Ed, Sev et Jalex reprirent le lendemain matin leur market research au Balto, l’espace de co-working où ils avaient leurs habitudes. Ils commandèrent chacun un café qu’ils burent en consultant sur leurs smartphones les dernières news de leur Insta, puis reposèrent en même temps d’un geste décidé les tasses vides sur le comptoir et passèrent instantanément en mode stand-up meeting.

– J’ai une idée, annonça Ed.

– Moi aussi, renchérit Sev.

– Moi aussi, surenchérit Jalex.

– On va créer une appli, poursuivit Ed.

– J’avais la même idée ! s’exclama Sev.

– Moi aussi ! répéta Jalex.

– Maintenant il ne nous reste plus qu’à trouver un brand name, réfléchit Ed.

– Et un développeur, nuança Sev.

– Et un financement, termina Jalex.

Ils allèrent s’asseoir à une table du bistrot, très satisfaits du résultat de ce petit makestorming matinal qui avait permis de bien avancer dans le creating process de leur start-up. Ils étaient dans un excellent mood et ils restèrent un moment silencieux, plongés dans les eaux claires de leurs pensées, s’imprégnant des good vibes environnantes.

– Excusez-moi, messieurs, dit soudainement une voix à côté d’eux, mais j’ai sans le vouloir entendu une partie de votre intéressante discussion…

Les trois jeunes gens eurent un petit toussotement gêné : l’inconnu, un élégant quinquagénaire qui caressait d’une main la pointe de sa moustache grise impeccablement taillée, avait appelé « discussion » ce qui était en fait un decision-making process. Mais ils ne dirent rien parce que l’homme en question était bien habillé, qu’il buvait un café et avait posé devant lui son exemplaire du Figaro. Cela tranchait avec les autres utilisateurs de l’espace de co-working, des hommes d’âge mûr au visage usé coiffés de casquette et qui complétaient leurs tickets de PMU en buvant des ballons de vin blanc.

– … et je me suis dit que je pourrais peut-être vous aider, continua-t-il en tendant à Ed sa carte de visite.

Les yeux d’Ed s’écarquillèrent lorsqu’il eut pris la carte entre ses mains. Sans un mot il la passa à Sev, qui en demeura bouche bée et la remit ensuite à Jalex, qui étouffa une exclamation de stupeur. Les yeux de l’inconnu pétillaient de malice en observant leur manège et ses lèvres se retroussèrent en un petit sourire cruel. Sur la carte étaient simplement indiqués en une élégante calligraphie son nom, « Ange Lucifer » et son activité « investisseur indépendant ».

– Vous semblez surpris, messieurs, dit l’homme d’une voix doucereuse, quelque chose vous effraie, peut-être ?

– Le nom qui est marqué là… balbutia Ed.

– Oui ? l’encouragea Lucifer.

– Il est doré à chaud ? s’enquit Sev.

– Je vous demande pardon ? demanda Lucifer.

– Et le papier c’est au moins du six cents grammes, non ? interrogea Jalex.

– Je… je ne sais pas, répondit Lucifer, je suppose, oui… Et le nom ? Vous n’avez pas de remarque à faire sur le nom qui est écrit ?

– Maintenant que vous le dites, je l’aurais un peu décalé vers le haut, concéda Ed.

– Avec un lettrage un peu plus design, conseilla Sev.

– Oui, là on dirait du Old Script, critiqua Jalex.

– En Germanica ce serait mieux, soutint Ed.

– Mais c’est classe quand même, le rassura Sev.

– Ah ! oui c’est super classe ! amplifia Jalex.

Lucifer regarda alternativement les trois jeunes gens d’un air dubitatif.
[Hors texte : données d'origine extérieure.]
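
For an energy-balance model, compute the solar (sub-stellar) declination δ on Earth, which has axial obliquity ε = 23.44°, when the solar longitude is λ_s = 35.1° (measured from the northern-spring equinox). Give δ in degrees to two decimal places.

δ = +13.22°

sin δ = sin ε · sin λ_s = sin 23.44° × sin 35.1° = 0.228730.
δ = arcsin(0.228730) = +13.22°.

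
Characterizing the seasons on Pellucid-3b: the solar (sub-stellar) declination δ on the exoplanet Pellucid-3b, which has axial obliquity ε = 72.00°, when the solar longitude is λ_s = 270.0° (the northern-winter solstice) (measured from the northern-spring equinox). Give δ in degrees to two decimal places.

δ = -72.00°

sin δ = sin ε · sin λ_s = sin 72.00° × sin 270.0° = -0.951057.
δ = arcsin(-0.951057) = -72.00°.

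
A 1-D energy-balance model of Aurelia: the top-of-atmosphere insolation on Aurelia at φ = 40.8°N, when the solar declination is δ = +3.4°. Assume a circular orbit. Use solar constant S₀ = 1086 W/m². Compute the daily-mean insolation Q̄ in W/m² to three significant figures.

cos H₀ = −tan(+40.8°) tan(+3.400°) = -0.0513, H₀ = 1.6221 rad.
Bracket: H₀ sin φ sin δ + cos φ cos δ sin H₀ = 1.6221×0.65342×0.05931 + 0.75700×0.99824×0.99868 = 0.062863 + 0.754670 = 0.817533.
Q̄ = (S₀/π) × [bracket] = (1086/π) × 0.817533 = 282.6 W/m².

Q̄ ≈ 283 W/m²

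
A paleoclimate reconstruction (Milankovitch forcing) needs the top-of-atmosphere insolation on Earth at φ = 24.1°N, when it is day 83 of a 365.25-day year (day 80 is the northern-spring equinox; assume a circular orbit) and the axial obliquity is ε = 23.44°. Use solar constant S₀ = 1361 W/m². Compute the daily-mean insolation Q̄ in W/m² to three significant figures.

Solar longitude: λ_s = 360° × (83 − 80)/365.25 = 2.957°.
sin δ = sin 23.44° × sin 2.957° = 0.02052, so δ = +1.176°.
cos H₀ = −tan(+24.1°) tan(+1.176°) = -0.0092, H₀ = 1.5800 rad.
Bracket: H₀ sin φ sin δ + cos φ cos δ sin H₀ = 1.5800×0.40833×0.02052 + 0.91283×0.99979×0.99996 = 0.013239 + 0.912602 = 0.925841.
Q̄ = (S₀/π) × [bracket] = (1361/π) × 0.925841 = 401.1 W/m².

Q̄ ≈ 401 W/m²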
Puis il ferma les yeux et se plongea dans ses réflexions. Ed, Sev et Jalex attendirent patiemment qu’il en émergeât.

– Que diriez-vous, messieurs, reprit finalement Lucifer, que nous nous retrouvions dans un lieu plus… propice à une discussion d’affaires.

– Vous savez le business c’est surtout un state of mind, énonça Ed.
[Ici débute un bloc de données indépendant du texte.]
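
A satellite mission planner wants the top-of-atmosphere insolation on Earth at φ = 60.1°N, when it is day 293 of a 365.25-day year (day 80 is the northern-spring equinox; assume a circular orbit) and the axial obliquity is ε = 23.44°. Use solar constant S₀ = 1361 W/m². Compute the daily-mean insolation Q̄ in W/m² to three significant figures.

Q̄ ≈ 108 W/m²

Solar longitude: λ_s = 360° × (293 − 80)/365.25 = 209.938°.
sin δ = sin 23.44° × sin 209.938° = -0.19852, so δ = -11.451°.
cos H₀ = −tan(+60.1°) tan(-11.451°) = 0.3523, H₀ = 1.2108 rad.
Bracket: H₀ sin φ sin δ + cos φ cos δ sin H₀ = 1.2108×0.86690×-0.19852 + 0.49849×0.98010×0.93590 = -0.208375 + 0.457253 = 0.248878.
Q̄ = (S₀/π) × [bracket] = (1361/π) × 0.248878 = 107.8 W/m².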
– Jeff Bezos a commencé dans un garage, explicita Sev.

– Mais on veut bien vous rencontrer où vous voulez, concilia Jalex.

– Oui le stand-up meeting c’est un process assez flexible, indiqua Ed.
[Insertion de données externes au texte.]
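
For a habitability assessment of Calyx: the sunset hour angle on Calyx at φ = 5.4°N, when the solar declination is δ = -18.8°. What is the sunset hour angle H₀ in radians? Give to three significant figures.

H₀ = 1.54 rad

cos H₀ = −tan φ · tan δ = −tan(+5.4°) × tan(-18.800°) = 0.0322, so H₀ = 1.5386 rad = 88.16°.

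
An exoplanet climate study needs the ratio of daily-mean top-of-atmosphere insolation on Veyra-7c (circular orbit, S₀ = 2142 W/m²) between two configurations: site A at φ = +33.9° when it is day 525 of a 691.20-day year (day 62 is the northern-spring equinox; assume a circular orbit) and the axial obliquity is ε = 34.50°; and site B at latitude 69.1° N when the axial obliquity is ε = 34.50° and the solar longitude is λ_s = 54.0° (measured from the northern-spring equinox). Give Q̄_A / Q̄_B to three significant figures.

— Configuration A (φ=+33.9°):
Solar longitude: λ_s = 360° × (525 − 62)/691.20 = 241.146°.
sin δ = sin 34.50° × sin 241.146° = -0.49609, so δ = -29.741°.
cos H₀ = −tan(+33.9°) tan(-29.741°) = 0.3839, H₀ = 1.1767 rad.
Bracket: H₀ sin φ sin δ + cos φ cos δ sin H₀ = 1.1767×0.55775×-0.49609 + 0.83001×0.86827×0.92336 = -0.325586 + 0.665440 = 0.339854.
Q̄ = (S₀/π) × [bracket] = (2142/π) × 0.339854 = 231.72 W/m².
— Configuration B (φ=+69.1°):
Solar declination: sin δ = sin ε · sin λ_s = sin 34.50° × sin 54.0° = 0.45823, so δ = +27.273°.
cos H₀ = −tan(+69.1°) tan(+27.273°) = -1.3501 ≤ −1 ⇒ polar day, H₀ = π.
Bracket: H₀ sin φ sin δ + cos φ cos δ sin H₀ = 3.1416×0.93420×0.45823 + 0.35674×0.88883×0.00000 = 1.344851 + 0.000000 = 1.344851.
Q̄ = (S₀/π) × [bracket] = (2142/π) × 1.344851 = 916.95 W/m².
Ratio Q̄_A / Q̄_B = 231.72 / 916.95 = 0.2527.

Q̄_A / Q̄_B ≈ 0.253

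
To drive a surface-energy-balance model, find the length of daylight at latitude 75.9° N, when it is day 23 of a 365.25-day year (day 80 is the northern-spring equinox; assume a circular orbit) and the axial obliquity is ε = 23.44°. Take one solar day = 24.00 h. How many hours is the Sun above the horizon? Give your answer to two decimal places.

Solar longitude: L_s = 360° × (23 − 80)/365.25 = -56.181°, i.e. -56.181° + 360° = 303.819°.
sin δ = sin 23.44° × sin 303.819° = -0.33048, so δ = -19.298°.
cos h₀ = −tan ϕ · tan δ = 1.3940 ≥ 1, so the Sun never rises (polar night) and h₀ = 0.
Daylight = 2h₀/(2π) × 24.00 h = (0.0000/π) × 24.00 = 0.00 h.

0.00 h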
– On peut en faire partout, développa Sev.

– On en fait souvent dans la rue, témoigna Jalex.

– Bien, soupira Lucifer, donc vous ne voyez pas d’objection à ce que nous fixions un rendez-vous à mon bureau ? J’ai pour ma part besoin d’un cadre un peu solennel pour conclure les marchés que je passe avec les… heu… les entrepreneurs.

Ed, Sev et Jalex, même s’ils estimaient en ce qui leur tenait lieu de for intérieur que ce Mr Lucifer manquait de cette adaptability qui fait le success des Steve Jobs ou des Elon Musk, n’y voyaient pas d’inconvénient et ils convinrent de se retrouver le lendemain à l’heure et à l’adresse que l’investisseur leur communiqua.